In a recently published study of 159 high courts in 124 countries over four decades — from 1970 to 2013 — Kang and her co-authors found that women often were appointed to high courts when the country was being influenced by the changing norms of nearby countries.
“You can see change on really powerful bodies if it’s happening in other places,” Kang said. “If you see it happening in other places, those ideas can spread internationally. Not just in terms of policies, but in terms of who governs. If your neighbor to the south or north has women on their high court, it makes it seem more possible to have women, even when for centuries or decades, appointments were all previously men.”
The research also found that the percentage of women gaining education and working in the fields that traditionally serve as springboards to judicial appointments was a predictor of a country appointing its first female judge to a high court.
Kang’s study is one of the first to examine appointments of women with an international scope.
“Most scholarship that exists on women judges focuses on countries in the Global North.
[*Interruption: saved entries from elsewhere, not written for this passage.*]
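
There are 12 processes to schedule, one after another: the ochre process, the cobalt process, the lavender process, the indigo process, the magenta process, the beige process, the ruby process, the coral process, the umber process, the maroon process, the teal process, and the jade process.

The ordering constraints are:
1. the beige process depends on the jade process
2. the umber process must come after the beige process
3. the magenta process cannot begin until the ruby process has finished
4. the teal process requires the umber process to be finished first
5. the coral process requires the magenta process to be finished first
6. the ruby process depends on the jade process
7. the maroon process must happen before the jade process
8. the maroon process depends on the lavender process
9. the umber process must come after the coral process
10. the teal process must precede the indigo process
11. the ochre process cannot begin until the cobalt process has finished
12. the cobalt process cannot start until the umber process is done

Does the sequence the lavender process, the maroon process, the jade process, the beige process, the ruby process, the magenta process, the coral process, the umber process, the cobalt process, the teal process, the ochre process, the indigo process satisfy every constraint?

Every stated constraint is respected: the beige process sits at position 4, ahead of the umber process at position 8, and each of the other listed pairs likewise has the predecessor earlier in the sequence.

Yes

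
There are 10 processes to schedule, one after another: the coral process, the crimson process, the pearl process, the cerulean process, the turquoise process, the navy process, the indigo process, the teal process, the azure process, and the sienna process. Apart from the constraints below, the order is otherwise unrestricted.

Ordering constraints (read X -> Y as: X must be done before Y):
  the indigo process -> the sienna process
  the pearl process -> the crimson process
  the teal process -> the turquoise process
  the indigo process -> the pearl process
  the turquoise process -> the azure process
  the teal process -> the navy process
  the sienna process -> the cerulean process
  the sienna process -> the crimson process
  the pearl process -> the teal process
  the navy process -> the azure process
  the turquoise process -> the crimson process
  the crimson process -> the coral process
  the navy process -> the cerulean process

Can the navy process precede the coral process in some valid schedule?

Nothing in the constraints forces the coral process before the navy process — there is no chain from the coral process to the navy process.
That means at least one valid schedule has the navy process before the coral process.

Yes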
We have a really rich literature on the United States, and there’s more and more studies on Germany and France,” Kang said. “One thing that scholars focus on in the Global North is whether the person choosing the judge is an elected or appointed official, because an elected official may feel more pressure to appoint a woman.
“In the Global South, that matters less, and other factors are more important. For example, we find that if you create a court from scratch, it’s likely that there will be at least one woman appointed to that court.”
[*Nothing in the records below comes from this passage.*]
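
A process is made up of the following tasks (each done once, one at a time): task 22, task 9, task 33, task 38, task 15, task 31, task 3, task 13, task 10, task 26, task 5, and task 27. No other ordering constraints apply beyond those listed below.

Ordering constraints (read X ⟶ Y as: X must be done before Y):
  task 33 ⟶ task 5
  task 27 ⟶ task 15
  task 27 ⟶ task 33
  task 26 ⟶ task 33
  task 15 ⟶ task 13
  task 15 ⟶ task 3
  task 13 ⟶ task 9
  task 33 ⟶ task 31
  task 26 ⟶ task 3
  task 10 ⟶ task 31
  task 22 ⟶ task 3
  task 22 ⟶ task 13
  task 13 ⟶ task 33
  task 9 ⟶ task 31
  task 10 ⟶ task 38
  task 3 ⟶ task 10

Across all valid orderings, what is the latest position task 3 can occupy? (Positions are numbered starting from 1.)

The tasks that are forced after task 3, directly or by a chain of constraints, are task 38, task 31, task 10. That's 3 tasks.
So at least 3 tasks follow task 3, putting task 3 no later than position 9. That position is achievable by scheduling everything else first.

9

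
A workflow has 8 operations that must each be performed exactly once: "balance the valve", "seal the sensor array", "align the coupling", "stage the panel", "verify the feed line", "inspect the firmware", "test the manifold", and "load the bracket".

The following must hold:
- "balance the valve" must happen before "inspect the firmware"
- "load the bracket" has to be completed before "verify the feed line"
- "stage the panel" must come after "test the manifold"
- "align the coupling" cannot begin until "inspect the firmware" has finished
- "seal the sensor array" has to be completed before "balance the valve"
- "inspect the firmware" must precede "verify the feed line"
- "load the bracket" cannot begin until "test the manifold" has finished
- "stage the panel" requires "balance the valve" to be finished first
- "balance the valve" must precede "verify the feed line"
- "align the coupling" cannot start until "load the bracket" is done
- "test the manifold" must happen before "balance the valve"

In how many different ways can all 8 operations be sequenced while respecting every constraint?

64

The operations with no prerequisites are "seal the sensor array", "test the manifold"; any of them can be placed first.
Systematically extending each partial ordering one operation at a time and counting, there are 64 complete orderings.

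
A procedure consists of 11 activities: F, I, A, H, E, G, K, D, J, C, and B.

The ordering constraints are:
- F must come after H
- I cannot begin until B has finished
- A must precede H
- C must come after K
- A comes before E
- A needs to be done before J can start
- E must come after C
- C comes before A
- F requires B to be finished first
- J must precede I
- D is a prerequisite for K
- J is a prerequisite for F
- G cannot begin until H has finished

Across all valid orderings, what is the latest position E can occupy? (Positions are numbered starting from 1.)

11

No constraint forces any activity after E, so it can be placed last, in position 11.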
Prior to performing this research, no comprehensive international database existed to show when and why women were elevated to high courts. A grant from the National Science Foundation made the work possible. The scholars collected information through a variety of sources — government websites, correspondence with ministry and court officials, newspapers and secondary sources.
“My colleagues and I all have background in studying women in politics, but there has not been a lot of historical or comparative work done on women judges,” Kang said. “When we began looking into it, we saw a big gap in terms of comparative information, and we wanted to compile a global data set.
“We talked with the International Association of Women judges, which is based in Washington, D.C., and is an international network of women on high courts and women judges around the world. They don’t have this information because it’s really hard to collect, and nobody’s compiled it, so that became our mission, to compile this global data set and history of women on high courts.”
The information is important, Kang said, to monitor human rights issues, and specifically women’s rights, internationally.
Through the grant, the complete database developed by the researchers will be readily available on a website, and the co-authors are examining the data more comprehensively for a forthcoming book.
“Our grant requires that our data be made public and readily accessible, so we have a website that we’re working on,” Kang said. “We are in the process of building that and hoping to have it up this summer. Ideally, when the book comes out, the website is there so that students and scholars who are interested can look at the data and find new questions to ask.”
The article was published in the Journal of Politics and was co-authored by Maria C. Escobar-Lemmon of Texas A&M and Valerie Hoekstra and Miki Caul Kittilson of Arizona State University.